September 2015 Issue of Wines & Vines

Bankers Optimistic and Ready to Loan

Experts advise clients to lock in today's rates for as long as possible

by Ben Narasin

When Wines & Vines started an annual review of wine industry finance four years ago, the universal response was caution, conservatism and a general feeling that clouds still hovered on the financial horizon as we fought our way out of the Great Recession. Today, our expert panel of bankers seems to see only sunny skies—and some predict even brighter times ahead.

The story this year is strength begets strength, and optimism abounds, with the one blemish of a general belief that interest rates must start to increase at some point in the foreseeable future.


    This is our fourth annual Wine Industry Finance Issue, and as you will quickly grasp when you start reading, it is the most optimistic assessment yet. Ben Narasin wrote this summary analysis and interviewed six influential lenders for the Q&A article, "What Finance Insiders Think."

    Korinne Skinner covers the role that Small Business Administration loans can play in winery finance, from her perspective at a non-profit agency specializing in this field, in her article, "How Wineries Use SBA Loans."

Panelist Mark Brody of Umpqua Bank summed up the dichotomy between then and now quite eloquently: “The wine industry is highly cyclical—a function of economic health, agricultural conditions, evolving consumer tastes, social trends and many other factors. Ultimately, the evolution and cyclicality very much play into finance trends, which tend to lag. Sustained periods of industry health attract new entrants and greater aggressiveness among the existing players. Periods of stress tend to cause the opposite effect.”

As the wine industry has improved—and improved many individual wine businesses along with it—existing lenders have increased their appetites to loan. This has increased the supply of capital to the industry in the form of more and larger loans, an increased number of businesses that lenders consider creditworthy and increased number of banks and players willing to lend into the industry. Of course the entrenched players with deep wine experience point to the fair-weather nature of many new arrivals—or long-absent returnees—and caution that borrowers should understand the partner they will be playing with long term, and whether that lender will remain long term when the cycle goes against it.
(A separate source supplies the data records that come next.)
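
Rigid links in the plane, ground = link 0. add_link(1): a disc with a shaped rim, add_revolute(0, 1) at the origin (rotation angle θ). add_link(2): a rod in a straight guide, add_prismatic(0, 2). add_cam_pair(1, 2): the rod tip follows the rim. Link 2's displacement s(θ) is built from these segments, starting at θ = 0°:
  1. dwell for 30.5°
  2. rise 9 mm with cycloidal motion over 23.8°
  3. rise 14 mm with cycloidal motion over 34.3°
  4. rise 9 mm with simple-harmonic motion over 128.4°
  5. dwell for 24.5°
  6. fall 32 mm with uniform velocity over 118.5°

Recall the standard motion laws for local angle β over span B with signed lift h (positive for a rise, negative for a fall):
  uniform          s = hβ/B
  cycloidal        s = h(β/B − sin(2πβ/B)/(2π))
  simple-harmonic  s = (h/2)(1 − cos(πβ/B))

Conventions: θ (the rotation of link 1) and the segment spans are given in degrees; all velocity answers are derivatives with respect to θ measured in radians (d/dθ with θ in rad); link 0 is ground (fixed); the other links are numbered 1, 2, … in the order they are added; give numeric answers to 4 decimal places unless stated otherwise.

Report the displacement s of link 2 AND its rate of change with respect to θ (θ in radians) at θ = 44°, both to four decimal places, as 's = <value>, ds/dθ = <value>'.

segment 1 (0° to 30.5°, dwell): s unchanged at 0.0000
θ = 44° falls in segment 2 (30.5° to 54.3°, cycloidal, h = 9): β = 44 − 30.5 = 13.5°, B = 23.8°; Δs = 9·(0.5672 − sin(2π·0.5672)/(2π)) = 5.6923; s = 0.0000 + 5.6923 = 5.6923
velocity in seg [30.5°–54.3°] (cycloidal), θ in radians: β = 13.5° = 0.2356 rad, B = 23.8° = 0.4154 rad; ds/dθ = (h/B)(1 − cos(2πβ/B)) = (9/0.4154)(1 − cos(2π·0.5672)) = 41.428635 mm/rad

s = 5.6923, ds/dθ = 41.4286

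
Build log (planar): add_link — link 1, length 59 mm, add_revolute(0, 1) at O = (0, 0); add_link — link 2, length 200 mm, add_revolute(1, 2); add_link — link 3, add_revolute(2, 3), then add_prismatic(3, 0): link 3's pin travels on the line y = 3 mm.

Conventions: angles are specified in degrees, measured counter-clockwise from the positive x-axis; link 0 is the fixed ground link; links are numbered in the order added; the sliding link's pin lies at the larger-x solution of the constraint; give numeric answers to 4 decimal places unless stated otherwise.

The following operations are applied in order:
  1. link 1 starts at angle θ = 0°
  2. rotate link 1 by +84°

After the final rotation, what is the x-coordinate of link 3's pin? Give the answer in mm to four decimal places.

geometry: r = 59 mm, L = 200 mm, e = 3 mm; θ starts at 0°
rotate link 1 by +84°: θ ← 0° +84° = 84°
crank pin P = (r cos θ, r sin θ) = (6.167179, 58.676792)
h = r sin θ − e = 58.676792 − 3 = 55.676792
x = r cos θ + √(L² − h²) = 6.167179 + 192.093974 = 198.261153

198.2612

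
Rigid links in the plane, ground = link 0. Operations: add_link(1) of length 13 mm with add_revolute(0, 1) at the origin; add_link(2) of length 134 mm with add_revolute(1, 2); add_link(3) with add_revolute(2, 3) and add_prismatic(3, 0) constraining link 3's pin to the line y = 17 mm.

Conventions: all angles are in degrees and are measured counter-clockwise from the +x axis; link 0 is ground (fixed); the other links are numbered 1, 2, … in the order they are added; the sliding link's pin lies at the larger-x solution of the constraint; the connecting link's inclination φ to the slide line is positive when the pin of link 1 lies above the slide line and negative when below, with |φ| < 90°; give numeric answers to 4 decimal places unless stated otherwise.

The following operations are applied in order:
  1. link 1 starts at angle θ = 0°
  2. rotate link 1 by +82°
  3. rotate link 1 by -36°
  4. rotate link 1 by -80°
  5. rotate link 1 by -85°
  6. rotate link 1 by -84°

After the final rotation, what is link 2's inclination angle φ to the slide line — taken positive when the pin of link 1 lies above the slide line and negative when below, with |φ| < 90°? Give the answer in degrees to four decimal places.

geometry: r = 13 mm, L = 134 mm, e = 17 mm; θ starts at 0°
rotate link 1 by +82°: θ ← 0° +82° = 82°
rotate link 1 by -36°: θ ← 82° -36° = 46°
rotate link 1 by -80°: θ ← 46° -80° = -34°
rotate link 1 by -85°: θ ← -34° -85° = -119°
rotate link 1 by -84°: θ ← -119° -84° = -203°
h = r sin θ − e = 5.079505 − 17 = -11.920495
sin φ = h / L = -11.920495 / 134 = -0.08895892
φ = arcsin(-0.08895892) = -5.103717°

-5.1037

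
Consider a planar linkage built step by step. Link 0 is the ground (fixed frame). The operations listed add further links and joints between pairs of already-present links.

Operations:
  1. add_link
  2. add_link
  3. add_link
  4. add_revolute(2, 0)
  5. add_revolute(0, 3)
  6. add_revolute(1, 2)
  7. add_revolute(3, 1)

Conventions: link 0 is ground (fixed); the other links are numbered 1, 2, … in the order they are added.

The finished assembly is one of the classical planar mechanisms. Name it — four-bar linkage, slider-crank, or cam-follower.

links: 4 (incl. ground); joints: 4 revolute, 0 prismatic, 0 higher (cam) pair, forming one closed loop
4 links in a single 4R loop → four-bar linkage

four-bar linkage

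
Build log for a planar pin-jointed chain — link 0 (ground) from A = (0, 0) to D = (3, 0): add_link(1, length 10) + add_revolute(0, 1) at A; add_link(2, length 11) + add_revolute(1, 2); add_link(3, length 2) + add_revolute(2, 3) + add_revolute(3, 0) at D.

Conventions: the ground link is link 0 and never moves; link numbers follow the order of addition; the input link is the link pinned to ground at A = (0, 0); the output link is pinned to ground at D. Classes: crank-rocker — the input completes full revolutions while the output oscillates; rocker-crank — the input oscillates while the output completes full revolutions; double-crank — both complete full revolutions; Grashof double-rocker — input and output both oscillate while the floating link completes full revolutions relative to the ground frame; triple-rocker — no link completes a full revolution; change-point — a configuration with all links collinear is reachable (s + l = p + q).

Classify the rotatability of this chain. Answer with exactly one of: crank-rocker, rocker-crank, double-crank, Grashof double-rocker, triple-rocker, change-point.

lengths: ground=3, input=10, coupler=11, output=2
sorted: s=2 (shortest), l=11 (longest), p+q=13
s + l = 13 vs p + q = 13
s + l = p + q → change-point (collinear configuration reachable)

change-point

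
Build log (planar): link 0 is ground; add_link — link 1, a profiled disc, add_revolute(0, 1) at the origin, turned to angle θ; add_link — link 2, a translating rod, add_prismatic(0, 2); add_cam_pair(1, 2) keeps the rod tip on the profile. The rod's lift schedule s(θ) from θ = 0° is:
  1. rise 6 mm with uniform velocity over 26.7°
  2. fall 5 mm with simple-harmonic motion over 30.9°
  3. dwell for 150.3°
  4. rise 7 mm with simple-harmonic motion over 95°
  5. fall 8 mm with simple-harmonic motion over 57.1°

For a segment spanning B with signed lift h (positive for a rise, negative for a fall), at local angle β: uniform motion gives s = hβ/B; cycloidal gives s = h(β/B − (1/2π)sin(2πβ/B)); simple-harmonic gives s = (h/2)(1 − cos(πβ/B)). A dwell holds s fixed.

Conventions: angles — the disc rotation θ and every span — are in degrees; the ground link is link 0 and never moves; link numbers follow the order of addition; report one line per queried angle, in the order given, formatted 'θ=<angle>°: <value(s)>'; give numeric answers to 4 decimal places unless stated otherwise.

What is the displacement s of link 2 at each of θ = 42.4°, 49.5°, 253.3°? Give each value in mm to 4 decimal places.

seg 1 [0°–26.7°] uniform, h=6: full span → s += 6 → s = 6.0000
seg 2 [26.7°–57.6°] simple-harmonic, h=-5: θ=42.4° here. β=15.7, B=30.9. -5/2·(1 − cos(π·0.5081)) = -2.5635 → s = 3.4365
seg 2 [26.7°–57.6°] simple-harmonic, h=-5: θ=49.5° here. β=22.8, B=30.9. -5/2·(1 − cos(π·0.7379)) = -4.1991 → s = 1.8009
seg 2 [26.7°–57.6°] simple-harmonic, h=-5: full span → s += -5 → s = 1.0000
seg 3 [57.6°–207.9°] dwell: s stays 1.0000
seg 4 [207.9°–302.9°] simple-harmonic, h=7: θ=253.3° here. β=45.4, B=95. 7/2·(1 − cos(π·0.4779)) = 3.2571 → s = 4.2571

θ=42.4°: 3.4365
θ=49.5°: 1.8009
θ=253.3°: 4.2571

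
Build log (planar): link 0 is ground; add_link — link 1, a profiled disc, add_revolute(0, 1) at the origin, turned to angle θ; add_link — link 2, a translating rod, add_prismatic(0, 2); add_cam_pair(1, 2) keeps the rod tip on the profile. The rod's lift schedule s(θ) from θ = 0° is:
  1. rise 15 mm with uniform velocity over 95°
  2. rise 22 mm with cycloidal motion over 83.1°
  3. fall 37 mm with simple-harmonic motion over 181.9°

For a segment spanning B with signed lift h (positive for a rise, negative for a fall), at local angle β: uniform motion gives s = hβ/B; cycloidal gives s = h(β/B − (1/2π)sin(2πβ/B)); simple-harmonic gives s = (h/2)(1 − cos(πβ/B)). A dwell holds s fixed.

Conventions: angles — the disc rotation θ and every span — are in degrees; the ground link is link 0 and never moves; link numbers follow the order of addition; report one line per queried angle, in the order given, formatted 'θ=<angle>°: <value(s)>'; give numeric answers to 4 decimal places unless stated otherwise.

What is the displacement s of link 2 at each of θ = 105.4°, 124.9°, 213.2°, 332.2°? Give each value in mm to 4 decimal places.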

New players and aggressive competition for the best clients continue to encourage attractive and competitive credit terms and rates in any already record-low interest-rate environment. Terms and covenants also appear to be loosening. There has not been a better time in our recent experience than now for borrowers to shop around, improve the loans they have, add new ones and lock in long-term dating on debt at prices no one seems to believe can be sustainable at current levels.

Ben Narasin is a venture capitalist and freelance wine journalist. His work has appeared in the San Francisco Chronicle, Wine Enthusiast and other media outlets.